Iran: Uranium deal close

A final deal on sending some Iranian uranium abroad for enrichment is close, Iran's foreign minister has said.

Speaking at the Munich Security Conference in Germany on Friday, Manouchehr Mottaki said Iran sees good prospects for clinching such a deal.

"With regard to discussions with the different parties, I personally believe that we have created conducive ground for such an exchange in the not very distant future," Mottaki said.

"Under the present conditions that we have reached, I think that we are approaching a final agreement that can be accepted by all parties."

Mottaki said it should be up to Tehran to set the amounts to be exchanged, based on its needs.

A deal could represent a major breakthrough in the long-running dispute over Iran's nuclear programme, but it was not clear whether Iran's conditions would be acceptable to the United States and others.

Nuclear bomb fears

The uranium swap deal was first discussed last year between Iran and six world powers, which saw it as a way to ensure Tehran did not further enrich its uranium to a level that would be potentially usable in a nuclear bomb.

But Tehran, which insists its nuclear programme has only peaceful intentions, had
failed to respond positively to the proposal from the group - the US, Russia, China, Britain, France and Germany - until this week.

Mottaki said he would discuss the exchange on Saturday with Yukiya Amano, the new head of the International Atomic Energy Agency, on the fringes of the Munich conference.

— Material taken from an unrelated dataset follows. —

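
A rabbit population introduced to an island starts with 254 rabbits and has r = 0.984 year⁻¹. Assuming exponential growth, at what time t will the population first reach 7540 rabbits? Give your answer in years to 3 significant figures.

Set N₀·e^(rt) = 7540: e^(0.984·t) = 7540/254 = 29.685.
0.984·t = ln(29.685) = 3.3906, so t = 3.3906/0.984 = 3.4458.

3.45 years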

"We think all parties have shown their political will to fulfil this exchange," he said, without naming specific countries.

He added that the "Islamic republic of Iran has shown it is serious about doing this, and we have shown it at the highest level," referring to Mahmoud Ahmadinejad, the president.

Ahmadinejad said in a television interview on Tuesday that Tehran would have "no problem" sending abroad its stocks of low-enriched uranium to be further purified into fuel.

Iran needs nuclear fuel to power a UN-monitored research reactor in Tehran, but Western powers fear its uranium enrichment programme masks efforts to produce atomic weapons.

To curb such fears, the International Atomic Energy Agency has proposed that Tehran ship uranium to Russia and France to be further purified into reactor fuel.

Tehran agreed in principle to the offer during talks with world powers in October, but later appeared to reject the deal and said it preferred a gradual swap for fuel, preferably on Iranian soil.